I just crawled out of a second story window using a sheet and his clothes for a rope so he wouldn't wake up.
I am so glad I watched Macgyver as a kid.
Your ability to be a slut in your nightmare astounds me
Good call on the strip club last night. Everytime i smell some flowery candle or air freshener I get transported back to having my face firmly planted in Riah and Desire's tits.
You're welcome.
What's sign language for "you may not be the father?" Kinda important right now.
It's a "party harder or raise your standards" kind if night.
I thought he was having it in Athens. Alright. Have fun. Please save my dignity and refrain from talking about my boobs and sexual "abilities". If I have any. I just feel like they are going to ask. Repeat after me. And repeat it 5 more times. This is going to be the phrase you're going to rely on tonight: "I can neither deny or confirm such actions."
I'm 50% okay with that amount of body contact... plus/minus 7% based on where blood may flow.
Proudest moment of my life. Just watched a guy walk into the side of a car because I winked at him. Love these yoga pants and my hair. Fuck yes. His mouth was hanging open.
I got his number because he was "impressed with how much I could handle"...I was chasing shots with Olive Garden breadsticks...
My favorite part of you downing a fifth of fireball in my apartment by yourself is the shot glass in the sink.

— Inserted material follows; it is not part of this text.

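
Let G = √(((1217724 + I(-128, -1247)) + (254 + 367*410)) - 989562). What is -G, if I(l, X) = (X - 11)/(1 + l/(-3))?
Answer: -2*√1625392063/131 ≈ -615.51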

It's like you attempted moderation and were just like "Fuck this."
ps. i have two very important words to sum up my night
which are?
library sex.
Fast is cars. Home is I now. Drunk yoda me is.
Just hit on a girl with the line, "You look like Natalie Portman if she did drugs". Strike 1
This may be the most redneck thing I've ever said, but I know all there is to know about farting dogs
I bonged champagne. And did keg stands. What in the actual fuck am I doing with my life?